A principal pauta era a anistia aos condenados pelos ataques, e o protesto contou com a presença de sete governadores, entre eles Tarcísio de Freitas (SP) e Romeu Zema (MG), além de parlamentares e figuras de peso no bolsonarismo, como Valdemar Costa Neto, presidente do PL.
Logo no início, uma oração puxada pela deputada Priscila Costa (PL-CE) abriu os trabalhos. Em seguida, vieram os discursos. Entre críticas diretas ao Supremo Tribunal Federal e apelos pela aprovação de um projeto de lei que conceda anistia, o tom foi de enfrentamento.
Nikolas Ferreira (PL-MG), deputado federal, chamou os ministros do STF de “ditadores de toga”, e Bolsonaro seguiu no mesmo tom: “Se estivesse no Brasil no dia 8 de janeiro, estaria preso ou até assassinado”, declarou, insinuando que sua ida aos Estados Unidos no fim de 2022 o salvou de um destino trágico.
Articulações e apostas externas
O ex-presidente também afirmou ter esperança em apoios internacionais. Mencionou o filho, Eduardo Bolsonaro, atualmente nos Estados Unidos, como uma ponte com figuras globais — sem citar nomes, mas sugerindo proximidade com Donald Trump.
Bolsonaro ainda se defendeu da sua inelegibilidade até 2030, criticando a Justiça Eleitoral por considerá-lo culpado por usar reunião com embaixadores de forma eleitoral. “Eleições sem mim são a negação da democracia”, disse, reafirmando sua disposição para retornar à disputa.

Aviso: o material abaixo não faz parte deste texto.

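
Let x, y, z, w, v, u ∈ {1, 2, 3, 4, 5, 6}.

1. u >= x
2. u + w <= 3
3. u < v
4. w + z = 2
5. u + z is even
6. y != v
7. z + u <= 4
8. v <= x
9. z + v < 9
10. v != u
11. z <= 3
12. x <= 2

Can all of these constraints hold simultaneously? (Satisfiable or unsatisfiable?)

Unsatisfiable

Constraints 1, 3, and 8 give v ≤ x, x ≤ u, u < v. Chaining: v ≤ x ≤ u < v, which forces v < v — impossible.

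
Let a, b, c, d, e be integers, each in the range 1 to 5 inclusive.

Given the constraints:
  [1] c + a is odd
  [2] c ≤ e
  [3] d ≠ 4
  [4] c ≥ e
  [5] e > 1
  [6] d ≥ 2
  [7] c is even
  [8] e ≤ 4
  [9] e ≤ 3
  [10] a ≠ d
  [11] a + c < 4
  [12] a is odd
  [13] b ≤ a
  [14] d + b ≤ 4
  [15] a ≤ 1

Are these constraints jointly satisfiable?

Setting (a, b, c, d, e) = (1, 1, 2, 3, 2) satisfies everything: constraint 11: a + c = 3; constraint 14: d + b = 4, and the others follow.

Satisfiable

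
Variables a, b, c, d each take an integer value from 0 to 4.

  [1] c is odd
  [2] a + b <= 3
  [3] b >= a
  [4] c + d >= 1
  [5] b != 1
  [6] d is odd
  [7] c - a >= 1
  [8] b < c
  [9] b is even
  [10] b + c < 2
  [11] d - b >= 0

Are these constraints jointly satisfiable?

Setting (a, b, c, d) = (0, 0, 1, 3) satisfies everything: constraint 2: a + b = 0; constraint 4: c + d = 4, and the others follow.

Satisfiable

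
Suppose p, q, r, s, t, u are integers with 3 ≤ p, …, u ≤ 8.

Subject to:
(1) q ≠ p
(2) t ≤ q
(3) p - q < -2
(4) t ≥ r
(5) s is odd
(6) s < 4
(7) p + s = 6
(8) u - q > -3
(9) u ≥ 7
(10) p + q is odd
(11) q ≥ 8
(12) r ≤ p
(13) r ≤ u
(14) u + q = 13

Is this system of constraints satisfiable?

From constraint 9: u ≥ 7. From constraint 11: q ≥ 8. Hence u + q ≥ 15. But constraint 14 requires u + q = 13, and 13 < 15. Contradiction.

Unsatisfiable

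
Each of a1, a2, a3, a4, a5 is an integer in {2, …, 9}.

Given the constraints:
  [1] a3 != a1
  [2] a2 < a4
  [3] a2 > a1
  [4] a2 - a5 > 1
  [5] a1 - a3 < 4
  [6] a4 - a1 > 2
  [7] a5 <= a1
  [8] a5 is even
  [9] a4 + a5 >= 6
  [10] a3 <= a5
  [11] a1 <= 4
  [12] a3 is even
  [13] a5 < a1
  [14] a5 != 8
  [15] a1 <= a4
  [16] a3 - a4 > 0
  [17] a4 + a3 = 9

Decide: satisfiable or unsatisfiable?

Unsatisfiable

Constraints 2, 3, 10, 13, and 16 give a3 ≤ a5, a5 < a1, a1 < a2, a2 < a4, a4 < a3. Chaining: a3 ≤ a5 < a1 < a2 < a4 < a3, which forces a3 < a3 — impossible.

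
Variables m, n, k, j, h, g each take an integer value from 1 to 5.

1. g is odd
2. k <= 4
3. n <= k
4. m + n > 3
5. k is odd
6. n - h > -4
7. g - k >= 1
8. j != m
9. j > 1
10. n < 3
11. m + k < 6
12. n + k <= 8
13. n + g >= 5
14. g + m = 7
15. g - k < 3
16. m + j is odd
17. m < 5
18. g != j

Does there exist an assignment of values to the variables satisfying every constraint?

One satisfying assignment is m = 2, n = 2, k = 3, j = 3, h = 3, g = 5.
For the less obvious constraints — constraint 4: m + n = 4; constraint 6: n - h = -1 — and the others hold by inspection.

Satisfiable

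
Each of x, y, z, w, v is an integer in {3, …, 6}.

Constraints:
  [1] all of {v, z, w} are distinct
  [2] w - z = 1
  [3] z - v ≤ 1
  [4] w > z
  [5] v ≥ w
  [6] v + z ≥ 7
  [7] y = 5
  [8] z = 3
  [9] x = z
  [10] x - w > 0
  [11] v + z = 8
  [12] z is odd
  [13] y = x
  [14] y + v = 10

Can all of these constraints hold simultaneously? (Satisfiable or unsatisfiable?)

Unsatisfiable

Constraint 7 fixes y = 5 and constraint 8 fixes z = 3. Constraints 9 and 13 give y = x = z, so y = z. But 5 ≠ 3 — contradiction.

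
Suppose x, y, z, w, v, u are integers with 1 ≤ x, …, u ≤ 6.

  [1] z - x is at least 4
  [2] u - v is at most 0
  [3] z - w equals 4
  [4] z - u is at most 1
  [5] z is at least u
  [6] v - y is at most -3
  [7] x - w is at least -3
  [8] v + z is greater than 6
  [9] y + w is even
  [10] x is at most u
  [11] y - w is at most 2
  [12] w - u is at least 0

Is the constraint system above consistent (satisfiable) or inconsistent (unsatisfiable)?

Unsatisfiable

Constraints 1, 2, 4, 6, 7, and 11 give x − w ≥ -3, w − y ≥ -2, y − v ≥ 3, v − u ≥ 0, u − z ≥ -1, z − x ≥ 4.
Adding all 6 inequalities: the left sides telescope to 0, and the right sides sum to (-3) + (-2) + 3 + 0 + (-1) + 4 = 1. So 0 ≥ 1, which is false.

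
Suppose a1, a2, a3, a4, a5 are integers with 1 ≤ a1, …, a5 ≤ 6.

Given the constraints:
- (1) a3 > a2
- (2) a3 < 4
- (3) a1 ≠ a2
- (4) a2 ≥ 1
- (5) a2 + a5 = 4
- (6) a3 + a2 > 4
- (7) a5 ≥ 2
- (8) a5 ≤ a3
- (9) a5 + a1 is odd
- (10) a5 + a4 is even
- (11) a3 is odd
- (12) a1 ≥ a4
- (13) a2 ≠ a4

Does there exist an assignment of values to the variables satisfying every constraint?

Try a1 = 5, a2 = 2, a3 = 3, a4 = 4, a5 = 2.
Check constraint 5: a2 + a5 = 4; constraint 6: a3 + a2 = 5; constraint 9: a5 + a1 = 7 is odd. The remaining constraints are straightforward to verify.

Satisfiable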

Reação pública: maioria rejeita anistia
Apesar do tamanho do ato, a sociedade brasileira não parece alinhada à proposta. Pesquisa Quaest, divulgada no mesmo dia do protesto, revela que 56% dos brasileiros são contra a anistia aos envolvidos no 8 de janeiro. Apenas 34% apoiam, e 10% não souberam opinar.
A manifestação, embora expressiva em número, parece ir na contramão da opinião pública majoritária. Ainda assim, mostra que Bolsonaro mantém forte capital político e capacidade de mobilização, mesmo fora das urnas.